Now we need to train our models up until the point that the residuals pass the tests that determines there is no serial correlation. The test the vars package uses is the Portmanteau test. I also will not include the model that considers all 4 series, since it is best to leave \[K\] low. So three models will be built.
var_w_wmt_vol <- VAR(train_df[,1:3], p=2, type="const")
serial.test(var_w_wmt_vol, lags.pt=10, type="PT.asymptotic") # passed
##
## Portmanteau Test (asymptotic)
##
## data: Residuals of VAR object var_w_wmt_vol
## Chi-squared = 82.219, df = 72, p-value = 0.1923
var_w_ups_vol <- VAR(train_df[,c(1,2,4)], p=2, type="const")
serial.test(var_w_ups_vol, lags.pt=10, type="PT.asymptotic") # passed
##
## Portmanteau Test (asymptotic)
##
## data: Residuals of VAR object var_w_ups_vol
## Chi-squared = 79.548, df = 72, p-value = 0.2535
var_prices_only <- VAR(train_df[,c(1,3)], p=1, type="const")
serial.test(var_prices_only, lags.pt=10, type="PT.asymptotic") # passed
##
## Portmanteau Test (asymptotic)
##
## data: Residuals of VAR object var_prices_only
## Chi-squared = 41.863, df = 36, p-value = 0.2314
So all of the models passed the residuals check test. Let’s plot the forecasts.

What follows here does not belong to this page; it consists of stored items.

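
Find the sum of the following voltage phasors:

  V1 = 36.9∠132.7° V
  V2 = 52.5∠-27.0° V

Step 1 — Convert each phasor to rectangular form:
  V1 = 36.9·(cos(132.7°) + j·sin(132.7°)) = -25.02 + j27.12 V
  V2 = 52.5·(cos(-27.0°) + j·sin(-27.0°)) = 46.78 - j23.83 V
Step 2 — Sum components: V_total = 21.75 + j3.284 V.
Step 3 — Convert to polar: |V_total| = 22 V, ∠V_total = 8.6°.

V_total = 22∠8.6° V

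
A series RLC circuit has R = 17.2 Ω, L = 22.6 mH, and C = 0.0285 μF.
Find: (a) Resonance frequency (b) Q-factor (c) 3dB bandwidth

Step 1 — Resonance: ω₀ = 1/√(LC) = 1/√(0.0226·2.85e-08) = 3.94e+04 rad/s.
Step 2 — f₀ = ω₀/(2π) = 6271 Hz.
Step 3 — Series Q: Q = ω₀L/R = 3.94e+04·0.0226/17.2 = 51.77.
Step 4 — Bandwidth: Δω = ω₀/Q = 761.1 rad/s; BW = Δω/(2π) = 121.1 Hz.

(a) f₀ = 6271 Hz  (b) Q = 51.77  (c) BW = 121.1 Hz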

prices_only_fcst <-forecast(var_prices_only, h = length(test_df[,1]))
prices_only_fcst %>%
autoplot()+
ggtitle("VAR(1) Model, Prices Only")
ups_vol_fcst <-forecast(var_w_ups_vol, h = length(test_df[,1]))
ups_vol_fcst %>%
autoplot()+
ggtitle("VAR(2) Model, W/ UPS Trading Volume")

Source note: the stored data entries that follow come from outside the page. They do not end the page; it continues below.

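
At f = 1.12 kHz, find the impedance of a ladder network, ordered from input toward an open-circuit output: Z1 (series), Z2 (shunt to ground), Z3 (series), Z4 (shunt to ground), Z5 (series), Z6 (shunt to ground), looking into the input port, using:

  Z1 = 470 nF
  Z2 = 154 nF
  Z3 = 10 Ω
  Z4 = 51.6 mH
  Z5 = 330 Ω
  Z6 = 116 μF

Step 1 — Angular frequency: ω = 2π·f = 2π·1120 = 7037 rad/s.
Step 2 — Component impedances:
  Z1: Z = 1/(jωC) = -j/(ω·C) = 0 - j302.3 Ω
  Z2: Z = 1/(jωC) = -j/(ω·C) = 0 - j922.7 Ω
  Z3: Z = R = 10 Ω
  Z4: Z = jωL = j·7037·0.0516 = 0 + j363.1 Ω
  Z5: Z = R = 330 Ω
  Z6: Z = 1/(jωC) = -j/(ω·C) = 0 - j1.225 Ω
Step 3 — Ladder network (open output): work backward from the far end, alternating series and parallel combinations. Z_in = 266.3 - j169.8 Ω = 315.8∠-32.5° Ω.

Z = 266.3 - j169.8 Ω = 315.8∠-32.5° Ω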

wmt_vol_fcst <-forecast(var_w_wmt_vol, h = length(test_df[,1]))
wmt_vol_fcst %>%
autoplot()+
ggtitle("VAR(2) Model, W/ WMT Trading Volume")
The VAR models do not return residuals, but we can measure forecast accuracy, and plot the forecast v the actual values.
accuracy(prices_only_fcst$forecast$wmt, test_df[,1])
## ME RMSE MAE MPE MAPE MASE
## Training set 1.199340e-17 4.322154 3.193972 97.71637 441.9117 0.6133029
## Test set 6.109326e-01 5.269877 4.610705 147.30518 147.3052 0.8853425
## ACF1 Theil's U
## Training set -0.002757536 NA
## Test set -0.043964949 1.30582
accuracy(ups_vol_fcst$forecast$wmt, test_df[,1])
## ME RMSE MAE MPE MAPE MASE
## Training set 9.625306e-19 4.183465 3.023631 257.8805 303.5176 0.5805942
## Test set 3.332229e-01 5.008408 4.144402 115.6509 118.8978 0.7958034
## ACF1 Theil's U
## Training set -0.044473848 NA
## Test set 0.007145601 1.339611
accuracy(wmt_vol_fcst$forecast$wmt, test_df[,1])
## ME RMSE MAE MPE MAPE MASE
## Training set -1.036407e-16 4.144763 3.005023 273.9716 414.4331 0.5770211
## Test set 3.056923e-01 5.204915 4.440656 131.9738 132.0099 0.8526898
## ACF1 Theil's U
## Training set 0.04766562 NA
## Test set -0.03435689 1.36997
autoplot(test_df[,1], series = "Observed")+
autolayer(prices_only_fcst$forecast$wmt, series = "Forecast", PI = F)+
ggtitle("VAR(1) Prices Only Observed V Forecasts")
autoplot(test_df[,1], series = "Observed")+
autolayer(ups_vol_fcst$forecast$wmt, series = "Forecast", PI = F)+
ggtitle("VAR(2) W/ UPS Volume Observed V Forecasts")
autoplot(test_df[,1], series = "Observed")+
autolayer(wmt_vol_fcst$forecast$wmt, series = "Forecast", PI = F)+
ggtitle("VAR(2) W/ WMT Volume Observed V Forecasts")
The VAR(2) model w/ the incorporation of the UPS volume vector seems to perform the best, albeit slightly better compared to the other two. All of the forecasts are generally flat, and the confidence intervals are pretty wide. Not the best models to try to predict WMT monthly stock price. That being said, there was not a large sample (60 obs for 5 years), and there is a fair amount of volatility in the test set due to the market crashing because of COVID.